Ariel gasped for breath, struggling to keep going. She knew the city like the back of her hand, but the Partials were faster than she was, their senses keener. She could hear their feet pounding on the road behind her, heavy boots slamming down, one after another, a relentless rhythm getting closer and closer with each gasping breath. She dodged to the left through a gap in a fence, cutting right and then doubling back to the left again, around another wooden fence. Her feet were quieter than theirs, barely a whisper in the darkness, and she h
eld her breath as she tiptoed through the grass, her eyes straining in the dim light for any twig or branch or bottle she might step on and give herself away. She heard one set of heavy footprints run past her, crashing through the hole in the fence and thrashing wildly through the yard beyond. The second pair followed, and she nodded. Just one more. Just one more Partial fooled and I’m free. She crept forward silently, almost to the end of the grass; there she would slip down a stairway to a basement safe house she’d used a time or two before, and hide there until the raiders gave up and left in search of easier prey. All she had to do was make it to the stairs—
The third set of Partial footsteps stopped, nearly even with her on the far side of the double fence. Ariel froze, not moving, not making a sound, not even breathing. The Partial took a step in one direction and stopped. Back in the other direction, and stopped. What is he doing? But even as she asked the question, she knew, somehow, what he was doing. He had stopped because he had spotted something. And he knew where she had gone.

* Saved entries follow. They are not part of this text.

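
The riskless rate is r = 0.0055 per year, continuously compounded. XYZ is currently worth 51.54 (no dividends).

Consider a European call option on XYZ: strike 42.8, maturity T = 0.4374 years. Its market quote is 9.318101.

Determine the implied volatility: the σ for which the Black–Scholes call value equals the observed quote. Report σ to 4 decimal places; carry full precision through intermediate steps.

sigma = 0.2474

At σ = 0.2474 the Black–Scholes value reproduces the quote:
σ√T = 0.2474·√0.4374 = 0.163621
d₁ = (ln(S/K) + (r+σ²/2)T) / (σ√T) = (ln(51.54/42.8) + (0.0055+0.2474²/2)·0.4374) / 0.163621 = (0.185820 + 0.015792) / 0.163621 = 1.232187
d₂ = d₁ − σ√T = 1.232187 − 0.163621 = 1.068566
e^{−rT} = 0.997597
N(d₁) = 0.891060,  N(d₂) = 0.857367
V = S·N(d₁) − K·e^{−rT}·N(d₂) = 45.925254 − 36.607153 = 9.318101 (equal to the quote); since ∂V/∂σ > 0 for all σ, the implied volatility is unique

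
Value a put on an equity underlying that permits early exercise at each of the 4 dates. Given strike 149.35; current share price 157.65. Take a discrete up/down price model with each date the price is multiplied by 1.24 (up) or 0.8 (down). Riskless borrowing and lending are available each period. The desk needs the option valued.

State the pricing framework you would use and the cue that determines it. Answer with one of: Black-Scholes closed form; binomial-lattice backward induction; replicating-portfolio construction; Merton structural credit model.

Key observation: the put (strike 149.35 on spot 157.65) is American-style on a 4-step discrete price model, so the early-exercise decision at every node requires stepwise backward valuation — a closed form cannot price the exercise right.

framework: binomial-lattice backward induction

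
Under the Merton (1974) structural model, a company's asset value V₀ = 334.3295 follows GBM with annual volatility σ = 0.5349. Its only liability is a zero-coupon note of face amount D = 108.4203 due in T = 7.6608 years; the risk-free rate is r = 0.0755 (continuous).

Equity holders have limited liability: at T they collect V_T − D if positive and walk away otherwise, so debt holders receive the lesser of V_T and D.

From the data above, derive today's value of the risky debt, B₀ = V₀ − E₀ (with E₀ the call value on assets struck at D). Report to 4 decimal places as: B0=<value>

B0=49.8855

With assets at 334.3295 and a single debt payment of 108.4203 at 7.6608 years:
d₁ = [ln(V₀/D) + (r + σ²/2)T] / (σ√T)
   = [ln(334.3295/108.4203) + (0.0755 + 0.5·0.5349²)·7.6608] / (0.5349·√7.6608)
   = [1.126112 + 1.674337] / 1.480504 = 1.891550
d₂ = d₁ − σ√T = 1.891550 − 1.480504 = 0.411046
N(d₁) = 0.970725,  N(d₂) = 0.659481,  e^(−rT) = 0.560800
E₀ = V₀·N(d₁) − D·e^(−rT)·N(d₂)
   = 334.3295·0.970725 − 108.4203·0.560800·0.659481 = 284.444019
B₀ = V₀ − E₀ = 334.3295 − 284.444019 = 49.885481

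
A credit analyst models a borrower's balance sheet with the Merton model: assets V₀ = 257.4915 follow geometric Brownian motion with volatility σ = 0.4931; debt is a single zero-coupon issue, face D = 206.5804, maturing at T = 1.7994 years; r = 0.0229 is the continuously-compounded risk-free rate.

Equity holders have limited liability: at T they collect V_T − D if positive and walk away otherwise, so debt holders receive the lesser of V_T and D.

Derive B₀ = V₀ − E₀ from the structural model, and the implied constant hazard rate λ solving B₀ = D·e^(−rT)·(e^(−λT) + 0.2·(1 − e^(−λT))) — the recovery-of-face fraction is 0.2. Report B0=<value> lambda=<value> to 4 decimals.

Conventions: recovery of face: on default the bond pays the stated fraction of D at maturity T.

Equity is a call on the firm's assets struck at D = 206.5804:
d₁ = [ln(V₀/D) + (r + σ²/2)T] / (σ√T)
   = [ln(257.4915/206.5804) + (0.0229 + 0.5·0.4931²)·1.7994] / (0.4931·√1.7994)
   = [0.220297 + 0.259966] / 0.661453 = 0.726073
d₂ = d₁ − σ√T = 0.726073 − 0.661453 = 0.064620
N(d₁) = 0.766103,  N(d₂) = 0.525762,  e^(−rT) = 0.959631
E₀ = V₀·N(d₁) − D·e^(−rT)·N(d₂)
   = 257.4915·0.766103 − 206.5804·0.959631·0.525762 = 93.037467
B₀ = V₀ − E₀ = 257.4915 − 93.037467 = 164.454033
e^(−λT) = (B₀·e^(rT)/D − 0.2)/(1 − 0.2) = (164.4540·1.042067/206.5804 − 0.2)/0.8 = 0.78695758
λ = −ln(0.78695758)/1.7994 = 0.133145

B0=164.4540 lambda=0.1331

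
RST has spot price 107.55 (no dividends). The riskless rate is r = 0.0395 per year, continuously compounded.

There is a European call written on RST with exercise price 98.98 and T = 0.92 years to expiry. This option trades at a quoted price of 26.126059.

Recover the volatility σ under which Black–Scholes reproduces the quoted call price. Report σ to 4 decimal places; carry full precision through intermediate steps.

At σ = 0.5071 the Black–Scholes value reproduces the quote:
σ√T = 0.5071·√0.92 = 0.486393
d₁ = (ln(S/K) + (r+σ²/2)T) / (σ√T) = (ln(107.55/98.98) + (0.0395+0.5071²/2)·0.92) / 0.486393 = (0.083038 + 0.154629) / 0.486393 = 0.488632
d₂ = d₁ − σ√T = 0.488632 − 0.486393 = 0.002239
e^{−rT} = 0.964312
N(d₁) = 0.687449,  N(d₂) = 0.500893
V = S·N(d₁) − K·e^{−rT}·N(d₂) = 73.935121 − 47.809062 = 26.126059 (matching the quote); vega is positive throughout, so no other σ reproduces this price

sigma = 0.5071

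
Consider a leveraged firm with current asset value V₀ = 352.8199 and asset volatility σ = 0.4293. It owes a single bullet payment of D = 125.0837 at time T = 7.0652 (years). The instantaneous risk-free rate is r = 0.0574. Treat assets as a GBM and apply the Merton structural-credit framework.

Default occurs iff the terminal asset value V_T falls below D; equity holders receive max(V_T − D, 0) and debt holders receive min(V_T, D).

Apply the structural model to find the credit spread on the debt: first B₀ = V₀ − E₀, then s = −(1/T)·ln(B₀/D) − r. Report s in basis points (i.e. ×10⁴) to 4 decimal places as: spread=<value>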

She heard a deep chuckle. “Oh, you’re good,” the Partial laughed, and vaulted the fence directly toward her. Ariel cursed under her breath and sprinted again, all thoughts of stealth gone in a flat-out race for survival. The Partial vaulted the second fence and ran after her, just a few yards behind, almost close enough to stretch forward and grab her by the neck. Ariel ran as fast as she could, her mind trying desperately to figure out how he’d found her—she’d been quiet, she’d been hidden, she’d done everything she’d learned to do, and yet it was like he’d known she was there, almost like a sixth sense. Marcus had told her about their link, and the way it let them find one another, but everything he’d said told her that it wouldn’t work on humans—that humans were a blind spot in a sensory system they relied on too much. She’d used that to her advantage before, and it had always worked. How had she given herself away?